Aus Sabine und Michael werden Digital Natives

Interview mit Franziska Seibel, Geschäftsführerin und Michael Fischer, Geschäftsführer der Josef Seibel Schuhfabrik GmbH

Wirtschaftsforum: Frau Seibel, Sie vertreten die fünfte Generation der Familie, sind seit 2019 Geschäftsführerin für die Bereiche Marketing, Retail und Projekte und stehen aktuell vor großen Herausforderungen. In der schwierigen Corona-Zeit haben Sie die Weichen für das Unternehmen neu gestellt und ein Rebranding initiiert. Wie kam es dazu?

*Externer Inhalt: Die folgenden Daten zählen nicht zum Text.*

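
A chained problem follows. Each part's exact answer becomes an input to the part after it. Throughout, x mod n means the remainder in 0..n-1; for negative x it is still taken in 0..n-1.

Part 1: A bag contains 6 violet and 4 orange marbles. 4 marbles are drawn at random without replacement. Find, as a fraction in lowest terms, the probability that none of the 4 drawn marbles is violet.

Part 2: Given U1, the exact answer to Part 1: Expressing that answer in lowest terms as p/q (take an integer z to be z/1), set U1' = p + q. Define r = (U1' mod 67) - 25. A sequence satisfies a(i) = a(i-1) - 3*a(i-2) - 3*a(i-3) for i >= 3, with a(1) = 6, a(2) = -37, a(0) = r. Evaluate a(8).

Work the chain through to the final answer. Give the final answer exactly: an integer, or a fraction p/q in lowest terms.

Part 1: total draws C(10,4) = 210; favorable C(4,4) = 1; P = 1/210; answer 1/210
Part 2: U1 = 1/210; threaded value p + q = 211; r = -15; a(3) = 1*(-37) - 3*(6) - 3*(-15) = -10; iterating: a(3)=-10, a(4)=83, a(5)=224, a(6)=5, a(7)=-916, a(8)=-1603; answer -1603

-1603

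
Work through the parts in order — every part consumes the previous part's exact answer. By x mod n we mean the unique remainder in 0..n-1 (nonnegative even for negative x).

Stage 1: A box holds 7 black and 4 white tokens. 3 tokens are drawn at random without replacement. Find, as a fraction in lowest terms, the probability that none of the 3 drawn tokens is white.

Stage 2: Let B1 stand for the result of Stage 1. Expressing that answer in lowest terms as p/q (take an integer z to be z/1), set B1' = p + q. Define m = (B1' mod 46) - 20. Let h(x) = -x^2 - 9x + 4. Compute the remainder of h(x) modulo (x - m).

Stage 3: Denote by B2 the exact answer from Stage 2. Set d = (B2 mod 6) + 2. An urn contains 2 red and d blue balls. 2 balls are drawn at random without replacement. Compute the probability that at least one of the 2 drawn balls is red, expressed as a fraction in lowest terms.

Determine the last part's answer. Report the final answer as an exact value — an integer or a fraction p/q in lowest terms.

Stage 1: total draws C(11,3) = 165; favorable C(7,3) = 35; P = 7/33; answer 7/33
Stage 2: B1 = 7/33; threaded value p + q = 40; m = 20; remainder = value at the root: -1*(20)^2 - 9*(20)^1 + 4 = (-400) + (-180) + (4) = -576; answer -576
Stage 3: B2 = -576; d = 2; total draws C(4,2) = 6; complement C(2,2) = 1; favorable 6 - 1 = 5; P = 5/6; answer 5/6

5/6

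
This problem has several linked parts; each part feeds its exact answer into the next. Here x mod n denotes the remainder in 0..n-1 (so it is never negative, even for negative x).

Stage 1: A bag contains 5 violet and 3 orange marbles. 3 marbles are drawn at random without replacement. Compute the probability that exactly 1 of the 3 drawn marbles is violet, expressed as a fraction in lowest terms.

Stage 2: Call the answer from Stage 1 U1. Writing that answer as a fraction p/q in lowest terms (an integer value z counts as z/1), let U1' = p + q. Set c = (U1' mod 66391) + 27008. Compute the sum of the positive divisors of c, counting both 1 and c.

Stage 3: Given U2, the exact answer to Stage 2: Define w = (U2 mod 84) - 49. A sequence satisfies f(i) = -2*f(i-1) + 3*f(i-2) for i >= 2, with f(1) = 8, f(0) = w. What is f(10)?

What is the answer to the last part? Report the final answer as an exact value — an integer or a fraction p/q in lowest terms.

Stage 1: total draws C(8,3) = 56; favorable C(5,1)*C(3,2) = 15; P = 15/56; answer 15/56
Stage 2: U1 = 15/56; threaded value p + q = 71; c = 27079; 27079 = 13 * 2083; sigma = (1 + 13) * (1 + 2083) = 14 * 2084 = 29176; answer 29176
Stage 3: U2 = 29176; w = -21; f(2) = -2*(8) + 3*(-21) = -79; iterating: f(2)=-79, f(3)=182, f(4)=-601, f(5)=1748, f(6)=-5299, f(7)=15842, f(8)=-47581, f(9)=142688, f(10)=-428119; answer -428119

-428119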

Franziska Seibel: Josef Seibel hat eine lange Geschichte mit vielen Höhen, aber auch Tiefen. Gegründet wurde die Firma 1886 von meinem Ururgroßvater Carl-August Seibel, der sich eine Sohlenstanzmaschine in die Scheune stellte und so begann, Schuhe zu fertigen. Es folgten viele schwierige Jahre mit Kriegen, Wirtschaftskrisen und der Nachkriegszeit. Tatsächlich aufwärts ging es mit dem aus der Kriegsgefangenschaft zurückgekehrten Josef Seibel, der als Erster der Familie mit einer Produktion in Ungarn ins Ausland ging. Er war viel in Italien unterwegs und verstand schnell, wie der Markt tickte. Auch mein Vater forcierte die vertriebsseitige Internationalisierung in den 1980er-Jahren, expandierte in die USA und lagerte einzelne Produktionsschritte aus. Seit 2019 bin ich selbst im Unternehmen und gemeinsam mit meinem Mann und unserem Team arbeiten wir an einer kompletten Neuaufstellung. Das heißt nicht, dass wir Neues erzählen, denn wir machen ja nichts Neues, sondern präsentieren uns anders, moderner, stärker dem Markt angepasst. Sich ein Stück weit neu zu erfinden, sehen wir als riesige Chance an.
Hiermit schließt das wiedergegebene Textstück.